Il pesto è uno dei condimenti più amati della cucina italiana, ma la versione classica, con Parmigiano e pinoli, non è sempre alla portata di tutti. Intolleranze al lattosio, diete vegane o semplicemente la voglia di un condimento più leggero possono allontanare da questo classico.

La soluzione è un pesto che sostituisce il formaggio con un ingrediente che la chimica degli alimenti spiega senza difficoltà: le noci o le mandorle. Il loro contenuto di grassi e proteine emulsiona gli oli della rucola, creando una crema densa e saporita che non ha nulla da invidiare alla versione classica.

La rucola, poi, con il suo sapore deciso e leggermente piccante, dona un carattere unico al condimento. Il risultato è un pesto che si prepara in cinque minuti, che si conserva in frigo per giorni e che, come tutte le cose fatte con metodo, conquista al primo assaggio.

Pesto di rucola perfetto: la ricetta

Questo pesto di rucola è un condimento versatile. Si sposa con la pasta corta, come le trofie o le penne, ma anche con gli spaghetti, che catturano bene la cremosità della salsa. È perfetto per condire patate bollite, come contorno o come piatto unico con l’aggiunta di fagiolini. Si presta anche come farcia per bruschette, come condimento per carni grigliate o come base per una vinaigrette da insalata. La scelta della frutta secca è importante: le noci sono le più indicate, perché il loro sapore delicato non copre la rucola, ma si può usare anche la mandorla o l’anacardo, che hanno un sapore più dolce. Ecco cosa serve per un vasetto di circa 250 ml:

100 g di rucola fresca (ben lavata e asciugata)
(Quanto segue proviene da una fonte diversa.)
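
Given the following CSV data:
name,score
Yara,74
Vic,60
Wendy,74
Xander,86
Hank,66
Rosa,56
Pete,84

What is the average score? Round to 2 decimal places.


Scores: 74, 60, 74, 86, 66, 56, 84
Sum = 500
Count = 7
Average = 500 / 7 = 71.43

ANSWER: 71.43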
50 g di noci (o mandorle, o anacardi)

1 spicchio d’aglio (piccolo, se non amate il sapore troppo deciso)

80 ml di olio extravergine d’oliva

Succo di mezzo limone

Sale q.b.

(Opzionale) 1 cucchiaino di lievito alimentare in scaglie per un sapore più “formaggioso”

Il procedimento: la rucola si frulla, il limone fissa il colore (e l’olio emulsiona)

Il segreto di questo pesto è la sua semplicità e l’attenzione ai dettagli. Iniziate tostando le noci in una padella antiaderente senza olio per 2-3 minuti, fino a quando non sprigioneranno il loro aroma. Questo passaggio è fondamentale per esaltare il sapore della frutta secca. Lasciatele raffreddare. Nel frattempo, lavate e asciugate bene la rucola: l’acqua in eccesso diluirebbe il pesto e ne comprometterebbe la consistenza.

In un mixer, mettete la rucola, le noci tostate, l’aglio sbucciato e il sale. Frullate a intermittenza, aggiungendo l’olio a filo, fino a ottenere una crema omogenea e non troppo liquida. Aggiungete il succo di limone e, se lo usate, il lievito alimentare, e frullate ancora qualche secondo per amalgamare. Il limone non è un optional: la sua acidità fissa il colore verde della rucola, impedendo che la clorofilla si ossidi e diventi scura. Trasferite il pesto in un vasetto di vetro, coprite con uno strato sottile di olio per preservarlo dall’aria e conservate in frigo. Il pesto di rucola senza parmigiano si mantiene per 3-4 giorni in frigo, o si può congelare in vasetti monouso. Il risultato è un condimento cremoso, saporito, che non ha nulla da invidiare alla versione classica, ma che è più leggero e adatto a tutti. Perché il pesto, in fondo, è una questione di equilibri. E l’equilibrio, se applicato, si gusta fino all’ultimo piatto di pasta.